Rimmer : That's eight lemons, Can we have a bag ?
Kryten: This is 23 A.D, sir. The dawn of civilisation. The Bag hasn't been invented yet.
Cat: Really ? So what did they do instead ?
Kryten: They dropped things.
Red Dwarf series X : Lemons
The plastic bag tax is a tax on a problem that has long since disappeared. Its a policy plucked from the bottom of the box of easy to introduce, cheap, sounds good when you say it, niggley but not vote losing, time wasting bills that governments dig around in when they have no ideas left.
Whatever..its a stupid idea. An annoying imposition that raises a bit than more bugger all in tax and achieves a littleless than bugger all too.
When CU was a whippersnapper, fresh from university, he worked for one of the pioneering green, recyclable manufacturing plastics companies just then setting up in the Eurozone.
And, as he tells it, no one was remotely interested.
Not supermarkets. Not governments. Not business. Not manufacturers. Nor shipping, waste management, factories, household, leisure, transport .. No one wanted to try and sell £5 rolls of bin bags when a bin bag roll retail price was just .75p.
No shops wanted to INCREASE their own cost of carrier bags that they were giving away free from 0.06p to 16p.
Only Hippies and green politicians were impressed. And they weren't that impressed.
Move on 15-20 years and its a different story.
Recycling is the norm. Its the law! Its drummed into every toddler by the eco-school teachers.
The big corporations, coming under threat from their customers about causing melting ice-caps, or the coming ice-age, or ozone ending callousness decided to think again and embrace green ideas. At first in spin. Then in practice too. Because they discovered that amazingly there was money in it!
The prosperity of the 1990's allowed the 'organic' 'fair-trade' 'offsetting carbon footprints' and 'handcrafted' markets to flourish.
It was a boom and people felt happy spending a little of their wealth to assuage some of the guilt for being a first world consumer and earning more in a day's house price rise than a Guatemalan would in a year.. A Sting CD was a small price to pay for a new CD player. A jar of foul tasting coffee a small price to pay for a guilt free new espresso machine for one.
These were the Blair years- The anti-Thatcherite 'caring' Nineties and Millennium were all the rage.
Time to feel good about yourself. But not too good.
If Organic foods and carbon offsets have largely been eradicated by the long, long recession and the unfriendly face of realism, the attitudes the boom times fostered have remained.
For instance, the plastic bags themselves.
These are no longer the mighty heavy plastic heavyweights that you could hang a hoover on the back of your door hook with.
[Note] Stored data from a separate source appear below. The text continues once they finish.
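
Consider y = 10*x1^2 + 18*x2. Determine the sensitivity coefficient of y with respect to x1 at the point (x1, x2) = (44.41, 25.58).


y = 10*x1^2 + 18*x2
dy/dx1 = 2*10*x1
Evaluate at x1 = 44.41: c1 = 20 * 44.41
c1 = 888.2000

888.2000


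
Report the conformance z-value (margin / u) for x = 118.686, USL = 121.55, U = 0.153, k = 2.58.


u = U / k = 0.153 / 2.58 = 0.059302326
margin = |USL - x| = |121.55 - 118.686| = 2.864
z = margin / u = 2.864 / 0.059302326
z = 48.2949

48.2949


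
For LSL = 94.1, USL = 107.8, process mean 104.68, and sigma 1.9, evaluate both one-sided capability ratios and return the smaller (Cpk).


Cpu = (USL - mean) / (3*sigma) = (107.8 - 104.68) / (3*1.9) = 0.5474
Cpl = (mean - LSL) / (3*sigma) = (104.68 - 94.1) / (3*1.9) = 1.8561
Cpk = min(Cpu, Cpl) = 0.5474

0.5474


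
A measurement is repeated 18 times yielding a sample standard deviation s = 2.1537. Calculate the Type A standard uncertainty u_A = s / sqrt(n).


u_A = s / sqrt(n)
u_A = 2.1537 / sqrt(18)
u_A = 2.1537 / 4.2426407
u_A = 0.5076

0.5076


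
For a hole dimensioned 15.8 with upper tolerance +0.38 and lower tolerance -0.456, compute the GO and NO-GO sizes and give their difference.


GO = nominal - lower_tol (smallest hole = maximum material condition)
GO = 15.8 - 0.456 = 15.344
NO-GO = nominal + upper_tol (largest hole = least material condition)
NO-GO = 15.8 + 0.38 = 16.18
spread = NO-GO - GO = 16.18 - 15.344 = 0.8360

0.8360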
The 20 micron bags that you actually had to use force to fold. These are flimsy constructs that barely make it from the trolley to the car boot.
Bags are made from 100% or very near 100% recyclable materials now.
The 1000 year bag, always a bit of a dubious claim, is even more unlikely now. A bag in your cupboard falls apart all by itself over a fairly short time.
Boxes are not wrapped in plastic before delivery to the supermarket. If you've seen a delivery being unloaded then you've seen the very small amounts of plack-wrap used today. Less packaging all round. The oil price, so the plastics price, and the profits squeeze has already made businesses reduce any costs all along the line.
The plastic sheeting that was seen all over the countryside stuck in trees and hedges is also largely absent. I don't know what farmers use now but they too must have been affected by the same market forces and sought alternatives.
Reusable bags for life or clip-on bags are available everywhere. In fashionable designs and colours instead of the drab oatmeal smug piousness of the originals. They can be found nestling in the back of any vehicle you care you care to look in. Plastic bag holders are available on key chains. In umbrella handles. In purses, etc.
And, if anyone still goes to shops, you will notice that a plastic bag is no longer automatically offered.
In the old days a store bag was
1} for advertising. So dishing out as many as possible was encouraged by bosses
2} a visual security check. Anyone leaving with items not in a bag was unlikely to have paid for those items.
But today the usual question is " Do you need/require a bag today?" - The inference clearly being that you don't.
We at BQi purchased a load of bags 8 years ago when our supplier went bust. I estimated that quantity should last us 2 years.. We still have around 20% of them left, eight years on. Because bag usage has collapsed.
Its the customer who decides if they want a bag and if they don't, which is the norm, then they say so.
"Sainsbury’s says it has seen the use of free carrier bags drop significantly in the last six months, in favour of longer-life, re-usable bags.
Use of disposable bags has dropped by 10% compared with last year, while sales of re-usable bags have soared by 44%."That was from 2007.
So this tax is going to fall squarely on the people who are buying goods for which there is a need for a bag.
Its a stupid tax. A petty, pathetic tax that tries to address a problem that has long been solved.
Solved mostly by consumers, environmental pressure, market forces and best practice.
Politicians wade in.. 15 years too late..
Which is a shame for the young CityUnslicker. He could have been a multi-multi millionaire by now if the politicians had got their act together when it actually mattered.